Regis, uncle to Jason Roberts, who made his own stand on racism with his refusal to wear a Kick It Out T-shirt in October – a gesture that followed the Football Association's John Terry racism judgement – believes the game has made huge strides in combating prejudice. "If he [Terry] had said, 'Look, he was winding me up, teasing me about Wayne Bridge, we are playing badly and I snapped, I wanted to hurt him so I called him a name. I'm very sorry. Here's a donation to the anti-racism campaign,' people would have said, 'You know what, he's human. He's made a racist comment, he's apologised.' There is no excuse for it, but people would have understood that instead of all that other stuff about repeating a remark.
"Compared to what I had to put with up, the situation today is completely different.

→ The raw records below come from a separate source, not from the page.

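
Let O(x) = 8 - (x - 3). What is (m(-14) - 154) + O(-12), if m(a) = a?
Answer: -145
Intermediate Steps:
O(x) = 11 - x (O(x) = 8 - (-3 + x) = 8 + (3 - x) = 11 - x)
(m(-14) - 154) + O(-12) = (-14 - 154) + (11 - 1*(-12)) = -168 + (11 + 12) = -168 + 23 = -145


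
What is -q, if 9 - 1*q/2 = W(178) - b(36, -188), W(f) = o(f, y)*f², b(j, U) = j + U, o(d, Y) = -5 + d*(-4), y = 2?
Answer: -45434570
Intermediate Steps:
o(d, Y) = -5 - 4*d
b(j, U) = U + j
W(f) = f²*(-5 - 4*f) (W(f) = (-5 - 4*f)*f² = f²*(-5 - 4*f))
q = 45434570 (q = 18 - 2*(178²*(-5 - 4*178) - (-188 + 36)) = 18 - 2*(31684*(-5 - 712) - 1*(-152)) = 18 - 2*(31684*(-717) + 152) = 18 - 2*(-22717428 + 152) = 18 - 2*(-22717276) = 18 + 45434552 = 45434570)
-q = -1*45434570 = -45434570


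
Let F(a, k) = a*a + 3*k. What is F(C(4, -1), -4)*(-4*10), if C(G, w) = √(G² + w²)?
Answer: -200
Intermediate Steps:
F(a, k) = a² + 3*k
F(C(4, -1), -4)*(-4*10) = ((√(4² + (-1)²))² + 3*(-4))*(-4*10) = ((√(16 + 1))² - 12)*(-40) = ((√17)² - 12)*(-40) = (17 - 12)*(-40) = 5*(-40) = -200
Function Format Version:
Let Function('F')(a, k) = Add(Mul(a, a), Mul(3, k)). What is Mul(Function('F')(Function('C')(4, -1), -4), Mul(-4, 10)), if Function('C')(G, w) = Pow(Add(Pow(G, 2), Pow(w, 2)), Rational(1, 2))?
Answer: -200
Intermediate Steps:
Function('F')(a, k) = Add(Pow(a, 2), Mul(3, k))
Mul(Function('F')(Function('C')(4, -1), -4), Mul(-4, 10)) = Mul(Add(Pow(Pow(Add(Pow(4, 2), Pow(-1, 2)), Rational(1, 2)), 2), Mul(3, -4)), Mul(-4, 10)) = Mul(Add(Pow(Pow(Add(16, 1), Rational(1, 2)), 2), -12), -40) = Mul(Add(Pow(Pow(17, Rational(1, 2)), 2), -12), -40) = Mul(Add(17, -12), -40) = Mul(5, -40) = -200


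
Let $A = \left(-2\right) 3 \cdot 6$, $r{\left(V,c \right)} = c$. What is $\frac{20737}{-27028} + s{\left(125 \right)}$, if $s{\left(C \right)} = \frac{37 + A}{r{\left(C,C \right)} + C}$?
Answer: $- \frac{11067}{14500} \approx -0.76324$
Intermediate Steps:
$A = -36$ ($A = \left(-6\right) 6 = -36$)
$s{\left(C \right)} = \frac{1}{2 C}$ ($s{\left(C \right)} = \frac{37 - 36}{C + C} = 1 \frac{1}{2 C} = \frac{1}{2 C}$)
$\frac{20737}{-27028} + s{\left(125 \right)} = \frac{20737}{-27028} + \frac{1}{2 \cdot 125} = 20737 \left(- \frac{1}{27028}\right) + \frac{1}{2} \cdot \frac{1}{125} = - \frac{89}{116} + \frac{1}{250} = - \frac{11067}{14500}$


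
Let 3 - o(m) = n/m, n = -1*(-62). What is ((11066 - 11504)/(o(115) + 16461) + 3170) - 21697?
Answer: -17538591208/946649 ≈ -18527.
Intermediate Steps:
n = 62
o(m) = 3 - 62/m
((11066 - 11504)/(o(115) + 16461) + 3170) - 21697 = ((11066 - 11504)/((3 - 62/115) + 16461) + 3170) - 21697 = (-438/((3 - 62*1/115) + 16461) + 3170) - 21697 = (-438/((3 - 62/115) + 16461) + 3170) - 21697 = (-438/(283/115 + 16461) + 3170) - 21697 = (-438/1893298/115 + 3170) - 21697 = (-438*115/1893298 + 3170) - 21697 = (-25185/946649 + 3170) - 21697 = 3000852145/946649 - 21697 = -17538591208/946649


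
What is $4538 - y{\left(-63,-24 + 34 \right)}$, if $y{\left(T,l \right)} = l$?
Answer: $4528$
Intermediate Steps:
$4538 - y{\left(-63,-24 + 34 \right)} = 4538 - \left(-24 + 34\right) = 4538 - 10 = 4528$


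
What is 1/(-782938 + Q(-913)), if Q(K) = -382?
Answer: -1/783320 ≈ -1.2766e-6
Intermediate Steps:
1/(-782938 + Q(-913)) = 1/(-782938 - 382) = 1/(-783320) = -1/783320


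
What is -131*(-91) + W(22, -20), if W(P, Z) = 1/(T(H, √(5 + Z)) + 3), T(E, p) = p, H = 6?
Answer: 95369/8 - I*√15/24 ≈ 11921.0 - 0.16137*I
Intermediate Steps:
W(P, Z) = 1/(3 + √(5 + Z)) (W(P, Z) = 1/(√(5 + Z) + 3) = 1/(3 + √(5 + Z)))
-131*(-91) + W(22, -20) = -131*(-91) + 1/(3 + √(5 - 20)) = 11921 + 1/(3 + √(-15)) = 11921 + 1/(3 + I*√15)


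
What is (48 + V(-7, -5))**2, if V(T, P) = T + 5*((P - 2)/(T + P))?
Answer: 277729/144 ≈ 1928.7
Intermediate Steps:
V(T, P) = T + 5*(-2 + P)/(P + T) (V(T, P) = T + 5*((-2 + P)/(P + T)) = T + 5*(-2 + P)/(P + T))
(48 + V(-7, -5))**2 = (48 + (-10 + (-7)**2 + 5*(-5) - 5*(-7))/(-5 - 7))**2 = (48 + (-10 + 49 - 25 + 35)/(-12))**2 = (48 - 1/12*49)**2 = (48 - 49/12)**2 = (527/12)**2 = 277729/144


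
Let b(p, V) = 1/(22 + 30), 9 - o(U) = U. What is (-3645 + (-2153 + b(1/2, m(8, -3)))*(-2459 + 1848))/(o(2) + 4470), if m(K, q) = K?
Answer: 5247305/17908 ≈ 293.01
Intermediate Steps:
o(U) = 9 - U
b(p, V) = 1/52
(-3645 + (-2153 + b(1/2, m(8, -3)))*(-2459 + 1848))/(o(2) + 4470) = (-3645 + (-2153 + 1/52)*(-2459 + 1848))/((9 - 1*2) + 4470) = (-3645 - 111955/52*(-611))/((9 - 2) + 4470) = (-3645 + 5261885/4)/(7 + 4470) = (5247305/4)/4477 = (5247305/4)*(1/4477) = 5247305/17908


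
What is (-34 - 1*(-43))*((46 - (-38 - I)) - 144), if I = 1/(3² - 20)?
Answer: -5949/11 ≈ -540.82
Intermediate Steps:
I = -1/11 (I = 1/(9 - 20) = 1/(-11) = -1/11 ≈ -0.090909)
(-34 - 1*(-43))*((46 - (-38 - I)) - 144) = (-34 - 1*(-43))*((46 - (-38 - 1*(-1/11))) - 144) = (-34 + 43)*((46 - (-38 + 1/11)) - 144) = 9*((46 - 1*(-417/11)) - 144) = 9*((46 + 417/11) - 144) = 9*(923/11 - 144) = 9*(-661/11) = -5949/11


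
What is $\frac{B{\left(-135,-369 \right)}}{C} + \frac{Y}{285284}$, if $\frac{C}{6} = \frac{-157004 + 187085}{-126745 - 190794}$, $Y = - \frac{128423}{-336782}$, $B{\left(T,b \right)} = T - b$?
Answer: $- \frac{396612785673179195}{963379280814376} \approx -411.69$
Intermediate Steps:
$Y = \frac{128423}{336782}$ ($Y = \left(-128423\right) \left(- \frac{1}{336782}\right) = \frac{128423}{336782} \approx 0.38132$)
$C = - \frac{180486}{317539}$ ($C = 6 \frac{-157004 + 187085}{-126745 - 190794} = 6 \frac{30081}{-317539} = 6 \cdot 30081 \left(- \frac{1}{317539}\right) = 6 \left(- \frac{30081}{317539}\right) = - \frac{180486}{317539} \approx -0.56839$)
$\frac{B{\left(-135,-369 \right)}}{C} + \frac{Y}{285284} = \frac{-135 - -369}{- \frac{180486}{317539}} + \frac{128423}{336782 \cdot 285284} = \left(-135 + 369\right) \left(- \frac{317539}{180486}\right) + \frac{128423}{336782} \cdot \frac{1}{285284} = 234 \left(- \frac{317539}{180486}\right) + \frac{128423}{96078516088} = - \frac{4128007}{10027} + \frac{128423}{96078516088} = - \frac{396612785673179195}{963379280814376}$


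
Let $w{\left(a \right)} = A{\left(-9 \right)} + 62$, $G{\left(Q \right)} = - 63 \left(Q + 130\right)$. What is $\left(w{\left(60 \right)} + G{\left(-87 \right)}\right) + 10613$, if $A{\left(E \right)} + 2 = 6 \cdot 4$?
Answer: $7988$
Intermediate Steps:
$A{\left(E \right)} = 22$ ($A{\left(E \right)} = -2 + 6 \cdot 4 = -2 + 24 = 22$)
$G{\left(Q \right)} = -8190 - 63 Q$ ($G{\left(Q \right)} = - 63 \left(130 + Q\right) = -8190 - 63 Q$)
$w{\left(a \right)} = 84$ ($w{\left(a \right)} = 22 + 62 = 84$)
$\left(w{\left(60 \right)} + G{\left(-87 \right)}\right) + 10613 = \left(84 - 2709\right) + 10613 = -2625 + 10613 = 7988$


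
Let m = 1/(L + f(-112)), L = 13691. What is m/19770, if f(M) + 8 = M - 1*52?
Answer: 1/267270630 ≈ 3.7415e-9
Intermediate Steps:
f(M) = -60 + M (f(M) = -8 + (M - 1*52) = -8 + (M - 52) = -8 + (-52 + M) = -60 + M)
m = 1/13519 (m = 1/(13691 + (-60 - 112)) = 1/(13691 - 172) = 1/13519 ≈ 7.3970e-5)
m/19770 = (1/13519)/19770 = (1/13519)*(1/19770) = 1/267270630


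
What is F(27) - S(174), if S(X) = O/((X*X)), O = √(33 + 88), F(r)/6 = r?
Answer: 4904701/30276 ≈ 162.00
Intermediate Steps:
F(r) = 6*r
O = 11 (O = √121 = 11)
S(X) = 11/X² (S(X) = 11/((X*X)) = 11/(X²) = 11/X²)
F(27) - S(174) = 6*27 - 11/174² = 162 - 11/30276 = 4904701/30276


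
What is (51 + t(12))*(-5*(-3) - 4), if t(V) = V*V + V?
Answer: 2277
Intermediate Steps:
t(V) = V + V² (t(V) = V² + V = V + V²)
(51 + t(12))*(-5*(-3) - 4) = (51 + 12*(1 + 12))*(-5*(-3) - 4) = (51 + 12*13)*(15 - 4) = (51 + 156)*11 = 207*11 = 2277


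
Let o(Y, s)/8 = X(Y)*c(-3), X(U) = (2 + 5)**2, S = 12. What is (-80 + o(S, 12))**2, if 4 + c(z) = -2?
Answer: 5914624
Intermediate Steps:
c(z) = -6 (c(z) = -4 - 2 = -6)
X(U) = 49 (X(U) = 7**2 = 49)
o(Y, s) = -2352 (o(Y, s) = 8*(49*(-6)) = 8*(-294) = -2352)
(-80 + o(S, 12))**2 = (-80 - 2352)**2 = (-2432)**2 = 5914624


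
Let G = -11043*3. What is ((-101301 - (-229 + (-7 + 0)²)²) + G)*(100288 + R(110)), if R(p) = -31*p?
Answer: -16162156740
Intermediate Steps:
G = -33129
((-101301 - (-229 + (-7 + 0)²)²) + G)*(100288 + R(110)) = ((-101301 - (-229 + (-7 + 0)²)²) - 33129)*(100288 - 31*110) = ((-101301 - (-229 + (-7)²)²) - 33129)*(100288 - 3410) = ((-101301 - (-229 + 49)²) - 33129)*96878 = ((-101301 - 1*(-180)²) - 33129)*96878 = ((-101301 - 1*32400) - 33129)*96878 = ((-101301 - 32400) - 33129)*96878 = (-133701 - 33129)*96878 = -166830*96878 = -16162156740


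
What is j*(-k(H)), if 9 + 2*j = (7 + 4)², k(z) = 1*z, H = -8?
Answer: 448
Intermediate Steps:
k(z) = z
j = 56 (j = -9/2 + (7 + 4)²/2 = -9/2 + (½)*11² = -9/2 + (½)*121 = -9/2 + 121/2 = 56)
j*(-k(H)) = 56*(-1*(-8)) = 56*8 = 448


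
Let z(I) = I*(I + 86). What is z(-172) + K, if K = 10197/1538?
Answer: 22760293/1538 ≈ 14799.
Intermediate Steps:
K = 10197/1538 (K = 10197*(1/1538) = 10197/1538 ≈ 6.6300)
z(I) = I*(86 + I)
z(-172) + K = -172*(86 - 172) + 10197/1538 = -172*(-86) + 10197/1538 = 14792 + 10197/1538 = 22760293/1538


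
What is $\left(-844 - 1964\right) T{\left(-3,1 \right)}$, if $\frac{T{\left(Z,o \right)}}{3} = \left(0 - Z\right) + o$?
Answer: $-33696$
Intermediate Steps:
$T{\left(Z,o \right)} = - 3 Z + 3 o$ ($T{\left(Z,o \right)} = 3 \left(\left(0 - Z\right) + o\right) = 3 \left(- Z + o\right) = 3 \left(o - Z\right) = - 3 Z + 3 o$)
$\left(-844 - 1964\right) T{\left(-3,1 \right)} = \left(-844 - 1964\right) \left(\left(-3\right) \left(-3\right) + 3 \cdot 1\right) = - 2808 \left(9 + 3\right) = \left(-2808\right) 12 = -33696$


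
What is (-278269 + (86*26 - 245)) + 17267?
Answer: -259011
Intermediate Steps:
(-278269 + (86*26 - 245)) + 17267 = (-278269 + (2236 - 245)) + 17267 = (-278269 + 1991) + 17267 = -276278 + 17267 = -259011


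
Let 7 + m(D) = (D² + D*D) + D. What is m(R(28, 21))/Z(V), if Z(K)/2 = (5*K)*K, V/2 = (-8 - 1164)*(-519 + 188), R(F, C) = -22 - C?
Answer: 57/94057022890 ≈ 6.0602e-10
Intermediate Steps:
m(D) = -7 + D + 2*D² (m(D) = -7 + ((D² + D*D) + D) = -7 + ((D² + D²) + D) = -7 + (2*D² + D) = -7 + (D + 2*D²) = -7 + D + 2*D²)
V = 775864 (V = 2*((-8 - 1164)*(-519 + 188)) = 2*(-1172*(-331)) = 2*387932 = 775864)
Z(K) = 10*K² (Z(K) = 2*((5*K)*K) = 2*(5*K²) = 10*K²)
m(R(28, 21))/Z(V) = (-7 + (-22 - 1*21) + 2*(-22 - 1*21)²)/((10*775864²)) = (-7 + (-22 - 21) + 2*(-22 - 21)²)/((10*601964946496)) = (-7 - 43 + 2*(-43)²)/6019649464960 = (-7 - 43 + 2*1849)*(1/6019649464960) = (-7 - 43 + 3698)*(1/6019649464960) = 3648*(1/6019649464960) = 57/94057022890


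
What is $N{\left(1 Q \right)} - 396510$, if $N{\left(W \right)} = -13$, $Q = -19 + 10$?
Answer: $-396523$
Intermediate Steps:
$Q = -9$
$N{\left(1 Q \right)} - 396510 = -13 - 396510 = -396523$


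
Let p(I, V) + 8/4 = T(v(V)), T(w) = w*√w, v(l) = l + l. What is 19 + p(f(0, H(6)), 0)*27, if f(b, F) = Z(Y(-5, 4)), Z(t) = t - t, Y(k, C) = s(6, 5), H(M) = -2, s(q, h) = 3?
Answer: -35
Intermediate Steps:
Y(k, C) = 3
Z(t) = 0
f(b, F) = 0
v(l) = 2*l
T(w) = w^(3/2)
p(I, V) = -2 + 2*√2*V^(3/2) (p(I, V) = -2 + (2*V)^(3/2) = -2 + 2*√2*V^(3/2))
19 + p(f(0, H(6)), 0)*27 = 19 + (-2 + 2*√2*0^(3/2))*27 = 19 + (-2 + 2*√2*0)*27 = 19 + (-2 + 0)*27 = 19 - 2*27 = 19 - 54 = -35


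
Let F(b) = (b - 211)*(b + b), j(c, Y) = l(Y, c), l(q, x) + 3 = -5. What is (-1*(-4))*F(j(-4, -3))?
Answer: 14016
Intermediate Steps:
l(q, x) = -8 (l(q, x) = -3 - 5 = -8)
j(c, Y) = -8
F(b) = 2*b*(-211 + b) (F(b) = (-211 + b)*(2*b) = 2*b*(-211 + b))
(-1*(-4))*F(j(-4, -3)) = (-1*(-4))*(2*(-8)*(-211 - 8)) = 4*(2*(-8)*(-219)) = 4*3504 = 14016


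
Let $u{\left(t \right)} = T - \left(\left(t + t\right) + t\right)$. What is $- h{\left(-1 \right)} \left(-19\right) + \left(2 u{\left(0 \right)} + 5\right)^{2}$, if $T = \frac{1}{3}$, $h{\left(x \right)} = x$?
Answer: $\frac{118}{9} \approx 13.111$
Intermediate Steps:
$T = \frac{1}{3} \approx 0.33333$
$u{\left(t \right)} = \frac{1}{3} - 3 t$ ($u{\left(t \right)} = \frac{1}{3} - \left(\left(t + t\right) + t\right) = \frac{1}{3} - \left(2 t + t\right) = \frac{1}{3} - 3 t$)
$- h{\left(-1 \right)} \left(-19\right) + \left(2 u{\left(0 \right)} + 5\right)^{2} = \left(-1\right) \left(-1\right) \left(-19\right) + \left(2 \left(\frac{1}{3} - 0\right) + 5\right)^{2} = 1 \left(-19\right) + \left(2 \left(\frac{1}{3} + 0\right) + 5\right)^{2} = -19 + \left(2 \cdot \frac{1}{3} + 5\right)^{2} = -19 + \left(\frac{2}{3} + 5\right)^{2} = -19 + \left(\frac{17}{3}\right)^{2} = -19 + \frac{289}{9} = \frac{118}{9}$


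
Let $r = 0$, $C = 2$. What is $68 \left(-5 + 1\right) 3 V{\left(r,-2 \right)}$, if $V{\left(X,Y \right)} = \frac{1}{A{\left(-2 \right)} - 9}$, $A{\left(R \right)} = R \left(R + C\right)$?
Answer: $\frac{272}{3} \approx 90.667$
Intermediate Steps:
$A{\left(R \right)} = R \left(2 + R\right)$ ($A{\left(R \right)} = R \left(R + 2\right) = R \left(2 + R\right)$)
$V{\left(X,Y \right)} = - \frac{1}{9}$ ($V{\left(X,Y \right)} = \frac{1}{- 2 \left(2 - 2\right) - 9} = \frac{1}{\left(-2\right) 0 - 9} = \frac{1}{0 - 9} = \frac{1}{-9} = - \frac{1}{9}$)
$68 \left(-5 + 1\right) 3 V{\left(r,-2 \right)} = 68 \left(-5 + 1\right) 3 \left(- \frac{1}{9}\right) = 68 \left(\left(-4\right) 3\right) \left(- \frac{1}{9}\right) = 68 \left(-12\right) \left(- \frac{1}{9}\right) = \left(-816\right) \left(- \frac{1}{9}\right) = \frac{272}{3}$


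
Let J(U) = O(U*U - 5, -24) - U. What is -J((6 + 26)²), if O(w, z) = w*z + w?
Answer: 24118157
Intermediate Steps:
O(w, z) = w + w*z
J(U) = 115 - U - 23*U² (J(U) = (U*U - 5)*(1 - 24) - U = (U² - 5)*(-23) - U = (-5 + U²)*(-23) - U = (115 - 23*U²) - U = 115 - U - 23*U²)
-J((6 + 26)²) = -(115 - (6 + 26)² - 23*(6 + 26)⁴) = -(115 - 1*32² - 23*(32²)²) = -(115 - 1*1024 - 23*1024²) = -(115 - 1024 - 23*1048576) = -(115 - 1024 - 24117248) = -1*(-24118157) = 24118157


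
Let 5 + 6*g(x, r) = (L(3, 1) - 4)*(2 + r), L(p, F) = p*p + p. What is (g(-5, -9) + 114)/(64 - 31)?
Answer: 623/198 ≈ 3.1465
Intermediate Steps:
L(p, F) = p + p**2 (L(p, F) = p**2 + p = p + p**2)
g(x, r) = 11/6 + 4*r/3 (g(x, r) = -5/6 + ((3*(1 + 3) - 4)*(2 + r))/6 = -5/6 + ((3*4 - 4)*(2 + r))/6 = -5/6 + ((12 - 4)*(2 + r))/6 = -5/6 + (8*(2 + r))/6 = -5/6 + (16 + 8*r)/6 = -5/6 + (8/3 + 4*r/3) = 11/6 + 4*r/3)
(g(-5, -9) + 114)/(64 - 31) = ((11/6 + (4/3)*(-9)) + 114)/(64 - 31) = ((11/6 - 12) + 114)/33 = (-61/6 + 114)*(1/33) = (623/6)*(1/33) = 623/198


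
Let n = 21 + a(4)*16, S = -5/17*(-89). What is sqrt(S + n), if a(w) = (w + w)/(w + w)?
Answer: sqrt(18258)/17 ≈ 7.9484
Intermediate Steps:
S = 445/17 (S = -5*1/17*(-89) = -5/17*(-89) = 445/17 ≈ 26.176)
a(w) = 1 (a(w) = (2*w)/((2*w)) = (2*w)*(1/(2*w)) = 1)
n = 37 (n = 21 + 1*16 = 21 + 16 = 37)
sqrt(S + n) = sqrt(445/17 + 37) = sqrt(1074/17) = sqrt(18258)/17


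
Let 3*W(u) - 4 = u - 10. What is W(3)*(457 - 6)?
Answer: -451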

We had five, 10, 15,000 people singing, 'Nigger, nigger lick my boots', bananas on the pitch. I once got a bullet through the post when I first played for England.
"But in 19 years as a player only twice did I encounter a racist remark on the pitch: 'You black so and so' and that was it. Players today are in a different space. They have gone through 30 years of anti-racism campaigns and the proliferation of black players. It has come a long way, but there is still work to do."
When time allows, the Coventry veterans of '87 meet and churn through history. "Once we beat Stoke to get into the quarter-finals we started to think it was on. There was a strange feeling, an eerie confidence that we could win it. We beat Sheffield United in the quarters. Keith Houchen was like Roy of the Rovers, everything he touched in the Cup run went in the back of the net.
"We drew Leeds at Hillsborough in the semis. They were in the Second Division and we were still underdogs. We came in at half-time and Lloyd McGrath, who never says anything, starts singing, 'Here we go, here we go, here we go'. Everybody starts to pick up on it. All of us at the top of our voices singing. We won it in extra-time to get to Wembley for the first time. Unbelievable.
"As you come out of that tunnel, hit the sunlight, the noise, the fans, I tell you this is something special. I had played at Wembley a couple of times, Dave Bennett had been there before with [Manchester] City, the rest of the lads had been nowhere near the place. But we'd beaten Spurs in the League, 4-3, I got the winner, so we knew we could do it."
Despite falling behind inside two minutes, Coventry recovered via Bennett, Houchen's diving header and a Mabbutt own goal to secure their only major trophy in extra-time.
"The final whistle at Wembley is just the sweetest sound. The noise from the Coventry fans, the walk up those steps, the last team to do it. As a young kid, that's what it's all about, lifting that Cup. The only way you got to Wembley in those days was as an international or in the Cup. And we did it." Nice one, Cyrille.
Life and times
Born 9 February 1958 in Maripasoula, French Guinea.
Playing career West Bromwich Albion 1977-84 – 239 appearances, 82 goals; Coventry City 1984-91 – 238, 47; Aston Villa 1991–93 – 52, 12; Wolves 1993–94 – 19, 2; Wycombe 1994-95 – 35, 9; Chester City 1995-96 – 29, 7. Five England caps 1982-87.
Honours Named PFA young player of the year 1978; goal of the season award 1981-82; FA Cup winner 1987; awarded MBE in 2008.
Family tree Older brother of Dave Regis, former striker with Notts County and Stoke; uncle of sprinter John Regis and Reading striker Jason Roberts.
Current career Football agent (Stellar Football Ltd) to players such as Gareth Bale, Darren Bent and Ashley Cole.